It’s always hard to tell someone “no,” but it’s often a necessary evil.
And the most successful people know that how you say “no” can be the difference between maintaining someone’s respect and ruining a relationship.
In a recent LinkedIn post, Brian de Haaff, cofounder and CEO of Aha! Labs Inc., argues that “telling people ‘no’ does not need to be an act of rejection.” In fact, learning to say “no” the right way can actually prove that you’re an attentive teammate, he says.
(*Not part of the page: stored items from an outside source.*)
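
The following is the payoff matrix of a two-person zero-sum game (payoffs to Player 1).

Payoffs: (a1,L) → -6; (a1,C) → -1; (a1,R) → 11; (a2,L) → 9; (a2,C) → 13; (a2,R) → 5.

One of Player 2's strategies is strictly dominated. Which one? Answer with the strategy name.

L holds Player 1's payoff strictly below C in every row: -6 < -1, 9 < 13.
So C is strictly dominated for Player 2.

C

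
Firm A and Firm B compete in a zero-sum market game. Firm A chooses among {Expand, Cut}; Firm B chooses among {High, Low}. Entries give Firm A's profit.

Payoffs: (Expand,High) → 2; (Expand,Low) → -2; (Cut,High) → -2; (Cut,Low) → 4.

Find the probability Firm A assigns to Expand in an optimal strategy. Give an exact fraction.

3/5

Row minima: Expand → -2, Cut → -2; maximin = -2.
Column maxima: High → 2, Low → 4; minimax = 2.
-2 ≠ 2, so there is no saddle point; optimal play is mixed.
Let Firm A play Expand with probability p. Expected payoff against High: 2p + (-2)(1−p) = 4p − 2; against Low: (-2)p + 4(1−p) = −6p + 4.
Setting these equal: 4p − 2 = −6p + 4 ⇒ 10p = 6 ⇒ p = 3/5, and the value is (4)·(3/5) − 2 = 2/5.
For Firm B: with q = P(High), equating Expand's and Cut's payoffs gives 4q − 2 = −6q + 4 ⇒ q = 3/5.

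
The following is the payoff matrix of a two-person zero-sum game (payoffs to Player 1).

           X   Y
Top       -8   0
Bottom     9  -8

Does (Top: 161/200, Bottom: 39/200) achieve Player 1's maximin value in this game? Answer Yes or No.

Against X this mix gives (161/200)·(-8) + (39/200)·9 = -937/200.
Against Y this mix gives (161/200)·0 + (39/200)·(-8) = -39/25.
Player 2 will play X, holding Player 1 to -937/200. Shifting weight toward the row that does better against X would raise this floor (the equalizing mix achieves -64/25 against both X and Y), so the proposed strategy is not optimal.

No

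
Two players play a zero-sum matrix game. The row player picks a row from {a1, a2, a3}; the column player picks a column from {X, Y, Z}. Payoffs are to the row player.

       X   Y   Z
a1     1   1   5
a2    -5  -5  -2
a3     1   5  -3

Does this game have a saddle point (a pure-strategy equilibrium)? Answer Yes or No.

Row minima: a1 → 1, a2 → -5, a3 → -3; maximin = 1.
Column maxima: X → 1, Y → 5, Z → 5; minimax = 1.
maximin = minimax = 1, so a saddle point exists.

Yes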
Here are four things successful people do when saying “no,” according to de Haaff:
1. Understand the request.
Hardly anyone will ask you to do something without a solid reason, so it’s safe to assume that when someone requests a favour, it’s meaningful to them, de Haaff says. Successful people take the time to understand why each request is important to the person asking, as it shows they care even if they don’t have time to help. “Total immersion in the request for even a very short period of time tells the other person that you value them and what they are trying to achieve,” de Haaff explains.
2. Define your vision.
It’s crucial to fully understand your own objectives before you can decide which requests you’re able to dedicate attention to. Successful people take a “goal first” approach, in which they define their major goals and only agree to help with projects that work toward these goals, de Haaff says. Adopting this practice will help you focus on what’s most critical at the time, so you can easily say “no” right away to other requests, instead of stalling and wasting time.
3. Respond quickly.
Successful people don’t wait to answer requests; they promptly give the other person a “yes” or “no” answer. “The key is to digest the information and its importance as quickly as possible so you can get on to the next one,” de Haaff says. Marinating on requests you know you don’t have time for simply because you don’t want to say no wastes everyone’s time. You’ll be more respected for making decisions in a timely manner, even if not everyone likes your choice.
4. Explain why.
Saying “no” without an explanation makes your answer come off harsh because it doesn’t allow the other person to understand where you’re coming from, de Haaff warns. “Explaining the ‘why’ makes the ‘what’ simple to digest,” he says. “You need to be more than just nice.” Successful people aim to be as transparent as possible because they understand that showing the other person their perspective helps them understand both why they have to say “no” and that it’s not personal.